I'm Hoping to Rekindle What We Lost After the State Fair
Rocky Mountain Chocolate Factory ($3.50)
Union Station, 30 West Pershing, 816-421-2571
A crisp Granny Smith apple gives this confection on a stick the crunch and tartness it needs to stand up to the sweet, filling-extracting power of the caramel stuck to it. Don't worry, though — they spray it with Pam first, ensuring that the product doesn't stick to the waxed-paper wrapping if you get it to go. It doesn't affect the taste, but don't watch. As in relationships, some illusions must be preserved.
Who Loves His Little Bunnykins?
Personalized chocolate-covered fudge hearts
Laura Little's Candies ($6.99 for 4-ounce heart, $11.99 for 8-ounce heart)

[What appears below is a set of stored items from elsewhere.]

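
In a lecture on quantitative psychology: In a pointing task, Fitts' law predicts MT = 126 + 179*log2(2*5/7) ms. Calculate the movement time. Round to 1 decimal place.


MT = 126 + 179 * log2(2*5/7)
2D/W = 1.428571
log2(1.428571) = 0.5146
MT = 126 + 179 * 0.5146
= 218.1 ms


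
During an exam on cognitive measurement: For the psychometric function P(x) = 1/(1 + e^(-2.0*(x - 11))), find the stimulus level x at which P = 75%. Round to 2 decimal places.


At P = 0.75: 0.75 = 1/(1 + e^(-k*(x-x0)))
Solving: e^(-k*(x-x0)) = 1/3
x = x0 + ln(3)/k
ln(3) = 1.0986
x = 11 + 1.0986/2.0
= 11 + 0.5493
= 11.55


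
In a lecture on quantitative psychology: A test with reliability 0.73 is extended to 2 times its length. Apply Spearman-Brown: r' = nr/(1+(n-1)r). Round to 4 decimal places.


r_new = n*r / (1 + (n-1)*r)
Numerator = 2 * 0.73 = 1.46
Denominator = 1 + 1 * 0.73 = 1.73
r_new = 1.46 / 1.73
= 0.8439


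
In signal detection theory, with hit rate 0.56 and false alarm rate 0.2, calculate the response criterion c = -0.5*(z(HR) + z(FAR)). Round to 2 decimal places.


c = -0.5 * (z(HR) + z(FAR))
z(0.56) = 0.151
z(0.2) = -0.8416
c = -0.5 * (0.151 + -0.8416)
= -0.5 * -0.6906
= 0.35


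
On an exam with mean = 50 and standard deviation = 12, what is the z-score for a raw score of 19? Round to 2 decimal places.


z = (X - mu) / sigma
= (19 - 50) / 12
= -31 / 12
= -2.58


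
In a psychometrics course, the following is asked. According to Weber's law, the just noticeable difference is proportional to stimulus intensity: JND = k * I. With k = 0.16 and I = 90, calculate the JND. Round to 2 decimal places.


JND = k * I
JND = 0.16 * 90
= 14.40


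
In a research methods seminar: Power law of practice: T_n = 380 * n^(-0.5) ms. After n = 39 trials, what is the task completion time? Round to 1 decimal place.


T_n = 380 * 39^(-0.5)
39^(-0.5) = 0.160128
T_n = 380 * 0.160128
= 60.8 ms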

2100 West 75th Street, Prairie Village, 913-722-2226
Let's be real: If you really want to make an impression with a personalized Valentine's Day gift, you should think of an engraved piece of jewelry or a monogrammed cashmere sweater. But if that's simply not in the budget, the venerable Laura Little's confectionery shop sells chocolate-enrobed hearts made of fudge, truffles, or peanut butter and crispy rice treats. For no additional charge, the staffers use pastel frosting to write a name or a lovey-dovey message on the heart, or a very personal nickname or an amorous request — even naughty and highly suggestive instructions. If you can ask for it with a straight face, they'll accommodate you.

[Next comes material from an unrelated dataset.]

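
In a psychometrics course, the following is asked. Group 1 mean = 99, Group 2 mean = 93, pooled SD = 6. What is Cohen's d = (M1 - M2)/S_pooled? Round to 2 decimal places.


Cohen's d = (M1 - M2) / S_pooled
= (99 - 93) / 6
= 6 / 6
= 1.00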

You Know You're My No. 1 Mistress, Right?
Mini chocolate-heart box
Godiva Chocolatier ($6)
Oak Park Mall, 11487 West 95th Street
Overland Park, 913-888-8344
Here's proof that not all heart-shaped boxes of chocolate are created equally. It's also proof of the dent that Godiva's boxes can make in your wallet. The heart-shaped chocolates from the heart-shaped box are silky, sure. But the brand name stamped into the candy is why you're really buying these.
I Just Want to Get Into Your Pants, OK?
Chocolate boxers or corsets
Annedore's Fine Chocolates ($2.95)
5006 State Line, Westwood Hills, 913-831-0302
Love may be a many-splendored thing, but sometimes sex is a more urgent priority. Sheri Weedman, the owner of Annedore's, knows what you need. She offers a lusty array of aphrodisiac confections: chocolate-covered strawberries, chocolate-covered candied ginger, port-wine truffles, a dark-chocolate bark made with sea salt and Sicilian orange peel. If that's too subtle, though, there's always a pair of chocolate boxer shorts or a chocolate corset. "They're a little racy for Annedore's," Weedman admits. That means they're just right for us.
Let's Get Sticky, Messy and Wildly Erotic
Sifers Valomilk Candy Co. ($1.45-$3)
5112 Merriam Drive, Merriam
Available throughout the metro
There's something almost pornographic about the sight of an attractive man or a sexy woman biting into a Valomilk. It's the only candy bar in the world that spurts out a deliciously sticky, white-marshmallow-cream filling. It does for chocolate what Annette Haven did for the adult-film industry in the 1970s and '80s. Candy entrepreneur Russell Sifers, who continues to produce the famous bar introduced in 1931 by his grandfather, Harry, says part of the attraction is that Valomilk — which sold for a nickel during the Depression — is now one of the more costly confections in the United States. "You can find them for $1.45 at some of the Hen House stores," Sifers says, "and they retail for $3 each in Chicago." The candy is sold throughout the area, but Sifers has fans who insist on stopping by his factory and buying cases of it. "One Valentine's Day, a man came by my office and said his wife didn't want diamonds, just Valomilk."